Мы пошли дальше и вскоре услышали звуки гимна, такие слабые сначала, затерянные в запутанных галереях, что они вполне могли быть призрачным эхом прошлого. Но звуки становились все громче, и мы наконец, взглянув вниз, увидели пятьдесят паломников на коленях перед алтарем. Священник только что отслужил мессу и собирал свое облачение в небольшой кейс. Это одно из самых прекрасных свиданий с прошлым, которое можно себе представить. Наш гид сказал, что каждое утро в катакомбах служат двадцать или тридцать месс. Иногда священник приходит один. Иногда — с толпой паломников.
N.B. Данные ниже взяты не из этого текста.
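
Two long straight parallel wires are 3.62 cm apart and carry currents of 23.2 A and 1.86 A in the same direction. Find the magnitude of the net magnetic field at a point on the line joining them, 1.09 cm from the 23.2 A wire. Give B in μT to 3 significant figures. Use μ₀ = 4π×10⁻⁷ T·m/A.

Each long wire gives B = μ₀I/(2πd). Distances are d₁ = 0.0109 m and d₂ = 0.0253 m.
B₁ = 4.26×10⁻⁴ T, B₂ = 1.47×10⁻⁵ T.
Between parallel currents the two contributions point in opposite directions, so they subtract. B = |B₁ − B₂| = |4.26×10⁻⁴ − 1.47×10⁻⁵| = 4.11×10⁻⁴ T.

B ≈ 411 μT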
В 1881 году тут сделали замечательное открытие. Удалось проникнуть в склеп, который внутри выглядел как комната в доме в Помпеях. Однако это было раннехристианское захоронение, и археологи с удивлением обнаружили имя «Амплиат» — красивыми раннеримскими буквами. «Приветствуйте Амплия, возлюбленного мне в Господе», — писал святой Павел в Послании к Римлянам (Рим 16:8). Возможно, речь идет о могиле именно этого человека.

Мы с удовольствием снова вышли на свет, и, держась в тени пиний, я прошел до катакомбы Святого Калликста, который был папой с 221 по 227 год.

В этой катакомбе вместе захоронены несколько пап раннехристианского периода. Их имена написаны по-гречески. Греческими являются и очень многие церковные слова по сию пору: катехизис, евхаристия, пресвитер, епископ, гимн, псалом. Но латинская Церковь скоро сделалась двуязычной. Обращенных спрашивали, на котором из двух языков они предпочитают исповедовать свою веру. Греческий постепенно отмер, и, когда Афанасий посетил Рим в IV веке, ему пришлось выучить латынь, чтобы общаться с духовенством.

В этой катакомбе можно увидеть гробницу нежной и тихой покровительницы музыки, святой Цецилии, которая, как гласит легенда, слышала звуки такой небесной красоты, что для того, чтобы выразить их, а также свою веру, придумала орган. Она была богатой патрицианкой, имела дом на Палатине, там, где сейчас находится церковь Святой Цецилии в Трастевере — одна из прекраснейших церквей в Риме. Считается, что она приняла мученичество в горячей ванне, чей фундамент до сих пор сохранился. Легенда гласит, что Цецилию заперли в комнате, наполненной горячим паром, а утром ее нашли живой и невредимой, молящейся, преклонив колени. Тогда велели обезглавить ее, но палач не смог отсечь ей голову.